De jongen die met Titus was aangesproken, lachte even schaapachtig, maar trok algauw weer een ernstig gezicht. "Ze hebben het hele station omsingeld. Ik liep naar de uitgang en het voelde alsof ik opeens in een andere atmosfeer terecht kwam. Pas toen zag ik die beesten," vertelde de jongen met angst in zijn stem.

"Oh, nee! We moeten proberen om langs ze te geraken met een trick. Welke weet ik nog niet. Of we moetten ze doden. Zijn er nog meer van onze soort hier?" vroeg het meisje. "Als er meerdere van ons zijn dan kunnen we onze krachten bundelen en is de kans dat we levend langs ze komen groter."

De jongen knikte. "Ja, ik zag twee of drie op het perron, toen ik uitstapte. Het verwondert mij dat die beesten ons niet op het perron met open armen aan het opwachtten waren", zei hij. "Maar jij hebt het lekker makkelijk, hé," ging hij verder en keek het meisje aan.

Vragend trok Myrthe haar wenkbrauwen op. "Wat bedoel je daarmee?"

"Nou, jij bent een Nasamy. Jij kunt met de grootste gemak voorbij die Shamayin's lopen en ze raken je met geen één vinger aan."

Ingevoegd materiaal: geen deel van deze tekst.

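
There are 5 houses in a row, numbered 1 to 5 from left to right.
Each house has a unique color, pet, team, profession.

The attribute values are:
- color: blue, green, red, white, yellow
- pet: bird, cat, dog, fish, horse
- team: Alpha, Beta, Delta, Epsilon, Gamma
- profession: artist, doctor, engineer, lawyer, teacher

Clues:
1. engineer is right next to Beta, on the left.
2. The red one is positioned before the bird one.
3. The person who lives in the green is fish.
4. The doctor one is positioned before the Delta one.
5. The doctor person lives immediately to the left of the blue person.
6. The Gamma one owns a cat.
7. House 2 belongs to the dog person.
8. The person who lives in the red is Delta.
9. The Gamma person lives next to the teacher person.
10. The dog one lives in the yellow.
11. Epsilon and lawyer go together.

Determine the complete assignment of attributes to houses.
Solution:

House | Color | Pet | Team | Profession
---------------------------------------
  1   | green | fish | Alpha | engineer
  2   | yellow | dog | Beta | doctor
  3   | blue | cat | Gamma | artist
  4   | red | horse | Delta | teacher
  5   | white | bird | Epsilon | lawyer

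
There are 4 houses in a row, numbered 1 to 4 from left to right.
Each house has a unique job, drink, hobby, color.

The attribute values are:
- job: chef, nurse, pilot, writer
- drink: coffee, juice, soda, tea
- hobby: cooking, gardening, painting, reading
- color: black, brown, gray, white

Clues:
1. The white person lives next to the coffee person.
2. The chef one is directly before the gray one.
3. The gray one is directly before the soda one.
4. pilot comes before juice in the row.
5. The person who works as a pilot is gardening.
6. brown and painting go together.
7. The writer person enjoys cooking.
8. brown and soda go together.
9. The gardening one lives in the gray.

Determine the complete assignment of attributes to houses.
Solution:

House | Job | Drink | Hobby | Color
-----------------------------------
  1   | chef | tea | reading | white
  2   | pilot | coffee | gardening | gray
  3   | nurse | soda | painting | brown
  4   | writer | juice | cooking | black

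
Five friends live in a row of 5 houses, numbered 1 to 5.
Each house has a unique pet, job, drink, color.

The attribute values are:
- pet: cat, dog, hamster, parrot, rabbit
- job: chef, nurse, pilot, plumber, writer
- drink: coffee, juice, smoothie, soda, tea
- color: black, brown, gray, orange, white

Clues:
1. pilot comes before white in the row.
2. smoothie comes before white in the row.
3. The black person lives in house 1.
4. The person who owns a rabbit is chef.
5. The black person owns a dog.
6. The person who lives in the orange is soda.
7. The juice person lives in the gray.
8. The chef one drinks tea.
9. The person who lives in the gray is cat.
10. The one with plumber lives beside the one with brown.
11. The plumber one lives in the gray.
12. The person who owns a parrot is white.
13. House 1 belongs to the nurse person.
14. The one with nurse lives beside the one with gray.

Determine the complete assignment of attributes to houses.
Solution:

House | Pet | Job | Drink | Color
---------------------------------
  1   | dog | nurse | smoothie | black
  2   | cat | plumber | juice | gray
  3   | rabbit | chef | tea | brown
  4   | hamster | pilot | soda | orange
  5   | parrot | writer | coffee | white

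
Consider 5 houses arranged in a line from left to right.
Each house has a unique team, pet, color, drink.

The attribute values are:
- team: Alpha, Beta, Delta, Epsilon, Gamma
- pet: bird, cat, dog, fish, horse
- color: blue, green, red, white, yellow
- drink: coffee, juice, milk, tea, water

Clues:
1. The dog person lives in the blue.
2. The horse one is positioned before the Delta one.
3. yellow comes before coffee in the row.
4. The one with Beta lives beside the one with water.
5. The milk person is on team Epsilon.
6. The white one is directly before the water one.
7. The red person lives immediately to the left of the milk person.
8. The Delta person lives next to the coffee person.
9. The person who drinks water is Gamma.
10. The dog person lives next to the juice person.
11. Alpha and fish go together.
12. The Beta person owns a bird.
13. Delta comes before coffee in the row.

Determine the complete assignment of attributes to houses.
Solution:

House | Team | Pet | Color | Drink
----------------------------------
  1   | Beta | bird | white | tea
  2   | Gamma | horse | red | water
  3   | Epsilon | dog | blue | milk
  4   | Delta | cat | yellow | juice
  5   | Alpha | fish | green | coffee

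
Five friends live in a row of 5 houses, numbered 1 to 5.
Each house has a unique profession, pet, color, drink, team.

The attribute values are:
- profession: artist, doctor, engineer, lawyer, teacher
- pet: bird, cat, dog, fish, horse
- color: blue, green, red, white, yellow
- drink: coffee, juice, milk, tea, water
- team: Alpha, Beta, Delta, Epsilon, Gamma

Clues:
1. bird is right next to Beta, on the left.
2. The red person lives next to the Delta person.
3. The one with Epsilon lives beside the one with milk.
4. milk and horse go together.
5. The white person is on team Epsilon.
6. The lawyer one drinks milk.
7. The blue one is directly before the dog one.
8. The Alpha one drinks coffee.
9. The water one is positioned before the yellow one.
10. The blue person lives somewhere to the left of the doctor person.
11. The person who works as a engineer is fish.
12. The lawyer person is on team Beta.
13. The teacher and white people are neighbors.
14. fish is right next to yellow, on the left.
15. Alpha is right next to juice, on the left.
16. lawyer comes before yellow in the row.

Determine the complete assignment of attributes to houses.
Solution:

House | Profession | Pet | Color | Drink | Team
-----------------------------------------------
  1   | teacher | cat | green | coffee | Alpha
  2   | artist | bird | white | juice | Epsilon
  3   | lawyer | horse | red | milk | Beta
  4   | engineer | fish | blue | water | Delta
  5   | doctor | dog | yellow | tea | Gamma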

Het meisje was niet net als Titus een volbloed Erets. Haar moeder was een gewone sterfelijk mens en haar vader was een Erets. Dat maakte haar een Nasamy: half mens half Erets.
Doordat er ook menselijk bloed in haar aderen stroomde, lie zij minder gevaar door Shamayin's opgepikt te worden, want de geur van Nasamies kon gemakkelijk verward worden met die van mensen en Shamayin's vielen geen mensen aan.

"Ja, de kans is klein, maar het bestaat nog. Ik loop even veel gevaar als jullie Erets, hoor," beet het meisje hem toe.

Sommige Erets zagen Nasamies vaak niet als deel van hun groep en werden ze benijd, omdat Nasamies bij het jagen altijd de leiding kregen toegewezen. Nasamies werden altijd vooraan gezet van de groep tijdens de jacht op Shamayin's, want die waren moeilijker te ruiken door hen.

Maar een Nasamy werd niet meteen na de geboorte opgenomen door de Erets groep. Dat moest zo een Nasamy zelf willen. Als de Nasamy in kwestie zich wilde aansluiten, moest de Erets ouder naar de één na hoogste leider gaan en vragen als hun kind in aanmerking kon komen voor een plaats in de groep. Dan werden er allerlei testen uitgevoerd met het kind en als bleek dat het kind teveel menselijke trekken had en geen noemenswaardige krachten had die de groep konden ondersteunen werd zo een verzoek afgewezen. Gelukkig was het goed gegaan bij Myrthe, ze had alle testen doorstaan. Ze bleek een uitstekende jager te zijn en het leek erop dat ze de leiding zou krijgen over haar eigen groep, iets waarnaar ze uitkeek. Myrthe was wel een beetje angstig dat ze het niet goed zou doen, maar ze wist dat die gevoelens normaal waren.